When King Marke (Georg Zeppenfeld) discovers the lovers it is is game (of Thrones) over. With his wide brimmed hat and mustard coloured outfit he does remind me of the dashing Kid Creole (and the Coconuts) back in the 80s. His men look even sillier (something straight out of a 50s science fiction movie). Oddly Georg Zeppenfeld doesn’t seem to have the physique to go with his double-espresso-without-the-froth voice, but you would think twice before standing up to this ruthless ruler. What a wonderful bass Zeppenfeld is and why haven’t I seen him before? Tristan is in this interpretation stabbed in the back by his treacherous friend Melot. No self-sacrifice for this knight.
In act III a small group of friends are keeping an eye on Tristan who lies motionless downstage left, while an English horn is heard piping mournfully. When Tristan wakes up he is feverish and hallucinates. He is in the realm of the world’s night while Isolde is in the realm of day. He rails against the light and wishes for the consummation of their love. Isolde has been sent for by Kurwenal and Tristan has visions of her, but they dissolve, collapse or are swallowed by the earth as soon as he tries to touch them. This scene has been staged very imaginatively and the otherwise empty stage underlines Tristan’s dread and loneliness. All that self-sacrifice has been in vain. Isolde has not followed him to his home in Brittany. Instead she stayed with her husband King Marke. Gould is terrific, very ably assisted by Iain Paterson as Kurwenal.
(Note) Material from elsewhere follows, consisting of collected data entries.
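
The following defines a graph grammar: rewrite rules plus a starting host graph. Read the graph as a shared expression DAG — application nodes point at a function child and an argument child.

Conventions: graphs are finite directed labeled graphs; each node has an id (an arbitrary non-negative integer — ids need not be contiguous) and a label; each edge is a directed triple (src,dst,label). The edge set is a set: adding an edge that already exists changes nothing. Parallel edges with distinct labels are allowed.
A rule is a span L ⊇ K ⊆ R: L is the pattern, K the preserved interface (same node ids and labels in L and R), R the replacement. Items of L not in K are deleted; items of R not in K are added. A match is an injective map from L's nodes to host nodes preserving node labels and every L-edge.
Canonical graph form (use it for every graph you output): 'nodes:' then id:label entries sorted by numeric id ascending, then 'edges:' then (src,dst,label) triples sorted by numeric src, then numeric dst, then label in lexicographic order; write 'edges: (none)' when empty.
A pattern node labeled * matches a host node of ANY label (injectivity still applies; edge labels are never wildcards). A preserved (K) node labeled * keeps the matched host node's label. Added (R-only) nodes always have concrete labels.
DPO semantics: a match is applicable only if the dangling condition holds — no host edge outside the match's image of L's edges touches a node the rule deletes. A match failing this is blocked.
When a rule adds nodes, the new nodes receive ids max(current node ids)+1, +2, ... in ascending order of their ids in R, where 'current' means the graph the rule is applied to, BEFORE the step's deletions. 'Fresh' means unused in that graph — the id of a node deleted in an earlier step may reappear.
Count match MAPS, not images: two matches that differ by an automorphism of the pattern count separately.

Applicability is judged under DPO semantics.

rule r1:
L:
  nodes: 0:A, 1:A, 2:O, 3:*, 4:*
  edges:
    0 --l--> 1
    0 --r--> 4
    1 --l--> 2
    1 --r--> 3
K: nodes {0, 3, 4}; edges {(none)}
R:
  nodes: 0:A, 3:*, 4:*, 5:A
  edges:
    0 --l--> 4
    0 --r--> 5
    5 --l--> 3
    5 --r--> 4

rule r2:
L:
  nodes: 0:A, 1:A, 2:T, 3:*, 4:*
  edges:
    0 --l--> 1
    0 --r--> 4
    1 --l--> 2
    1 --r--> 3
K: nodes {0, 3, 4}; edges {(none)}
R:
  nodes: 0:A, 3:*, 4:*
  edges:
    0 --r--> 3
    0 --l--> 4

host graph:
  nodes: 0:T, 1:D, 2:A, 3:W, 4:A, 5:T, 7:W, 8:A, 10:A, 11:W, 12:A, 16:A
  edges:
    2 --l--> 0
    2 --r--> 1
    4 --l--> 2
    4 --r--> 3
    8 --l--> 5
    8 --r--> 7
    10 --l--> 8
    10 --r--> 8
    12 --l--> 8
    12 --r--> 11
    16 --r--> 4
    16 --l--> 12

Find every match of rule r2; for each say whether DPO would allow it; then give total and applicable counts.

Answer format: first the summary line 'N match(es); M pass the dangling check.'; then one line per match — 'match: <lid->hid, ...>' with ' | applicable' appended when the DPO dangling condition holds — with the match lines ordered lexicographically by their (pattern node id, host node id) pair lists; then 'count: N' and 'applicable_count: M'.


2 match(es); 1 pass the dangling check.
match: 0->4, 1->2, 2->0, 3->1, 4->3 | applicable
match: 0->12, 1->8, 2->5, 3->7, 4->11
count: 2
applicable_count: 1


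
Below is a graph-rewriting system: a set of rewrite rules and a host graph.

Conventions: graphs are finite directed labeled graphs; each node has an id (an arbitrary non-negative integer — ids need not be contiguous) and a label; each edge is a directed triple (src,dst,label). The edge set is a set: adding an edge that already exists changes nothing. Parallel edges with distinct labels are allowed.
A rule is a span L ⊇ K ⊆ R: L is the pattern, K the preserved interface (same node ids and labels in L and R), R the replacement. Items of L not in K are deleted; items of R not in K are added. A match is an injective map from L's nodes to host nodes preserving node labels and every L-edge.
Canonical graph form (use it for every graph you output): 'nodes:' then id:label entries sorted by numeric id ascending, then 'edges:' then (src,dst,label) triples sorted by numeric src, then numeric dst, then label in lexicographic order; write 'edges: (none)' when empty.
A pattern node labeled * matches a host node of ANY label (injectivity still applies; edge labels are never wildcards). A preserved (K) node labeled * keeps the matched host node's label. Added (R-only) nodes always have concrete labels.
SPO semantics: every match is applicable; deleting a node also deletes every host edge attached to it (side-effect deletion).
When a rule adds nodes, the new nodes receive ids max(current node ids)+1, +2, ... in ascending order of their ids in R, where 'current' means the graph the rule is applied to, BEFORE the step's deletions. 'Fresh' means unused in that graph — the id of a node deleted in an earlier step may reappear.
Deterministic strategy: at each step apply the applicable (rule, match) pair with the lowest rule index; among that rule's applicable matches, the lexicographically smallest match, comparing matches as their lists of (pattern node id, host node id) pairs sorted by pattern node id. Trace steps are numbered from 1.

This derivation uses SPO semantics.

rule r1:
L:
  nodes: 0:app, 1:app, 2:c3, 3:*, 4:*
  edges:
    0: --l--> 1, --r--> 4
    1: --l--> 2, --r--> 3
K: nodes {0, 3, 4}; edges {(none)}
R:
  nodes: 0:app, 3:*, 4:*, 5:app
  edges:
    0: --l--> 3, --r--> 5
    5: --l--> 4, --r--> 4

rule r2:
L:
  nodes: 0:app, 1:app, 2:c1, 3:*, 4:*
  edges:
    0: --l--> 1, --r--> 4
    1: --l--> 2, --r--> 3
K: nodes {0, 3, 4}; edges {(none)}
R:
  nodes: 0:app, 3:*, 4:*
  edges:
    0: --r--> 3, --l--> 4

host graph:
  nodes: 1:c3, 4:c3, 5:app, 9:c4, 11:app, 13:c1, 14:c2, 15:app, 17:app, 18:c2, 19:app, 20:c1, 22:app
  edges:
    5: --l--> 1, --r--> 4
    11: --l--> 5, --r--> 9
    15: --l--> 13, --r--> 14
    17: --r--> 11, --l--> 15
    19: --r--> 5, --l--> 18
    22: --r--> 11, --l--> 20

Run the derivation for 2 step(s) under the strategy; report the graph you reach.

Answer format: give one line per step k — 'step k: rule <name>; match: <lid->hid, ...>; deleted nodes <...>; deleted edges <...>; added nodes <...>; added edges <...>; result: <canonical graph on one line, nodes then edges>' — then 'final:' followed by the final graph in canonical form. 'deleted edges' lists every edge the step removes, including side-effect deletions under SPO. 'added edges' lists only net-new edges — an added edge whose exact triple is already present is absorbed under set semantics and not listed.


step 1: rule r1; match: 0->11, 1->5, 2->1, 3->4, 4->9; deleted nodes 1, 5; deleted edges (5,1,l); (5,4,r); (11,5,l); (11,9,r); (19,5,r); added nodes 23; added edges (11,4,l); (11,23,r); (23,9,l); (23,9,r); result: nodes: 4:c3, 9:c4, 11:app, 13:c1, 14:c2, 15:app, 17:app, 18:c2, 19:app, 20:c1, 22:app, 23:app edges: (11,4,l); (11,23,r); (15,13,l); (15,14,r); (17,11,r); (17,15,l); (19,18,l); (22,11,r); (22,20,l); (23,9,l); (23,9,r)
step 2: rule r2; match: 0->17, 1->15, 2->13, 3->14, 4->11; deleted nodes 13, 15; deleted edges (15,13,l); (15,14,r); (17,11,r); (17,15,l); added nodes (none); added edges (17,11,l); (17,14,r); result: nodes: 4:c3, 9:c4, 11:app, 14:c2, 17:app, 18:c2, 19:app, 20:c1, 22:app, 23:app edges: (11,4,l); (11,23,r); (17,11,l); (17,14,r); (19,18,l); (22,11,r); (22,20,l); (23,9,l); (23,9,r)
final:
nodes: 4:c3, 9:c4, 11:app, 14:c2, 17:app, 18:c2, 19:app, 20:c1, 22:app, 23:app
edges: (11,4,l); (11,23,r); (17,11,l); (17,14,r); (19,18,l); (22,11,r); (22,20,l); (23,9,l); (23,9,r)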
Finally Isolde’s arrival is announced, but it doesn’t alleviate the pain and Tristan’s death is played out in total darkness. He did sing earlier: “ in the bright light of day/how could Isolde be mine?” Isolde’s reserves her most intimate embrace until the end but she is not allowed to die beside her beloved. There will be no consummation of passion in death in this version and the Mustard King drags her off .
Conductor Christian Thielemann lives for this music and the Festival orchestra in the preludes perfectly foreshadows the ebb and flow, the internal and external contrasts of the drama. While accompanying the singers they never try to steal the limelight. The first act has its longueurs but otherwise the intensity in every act slowly builds up to a climax that is better than the kind of sex that Schopenhauer preferred.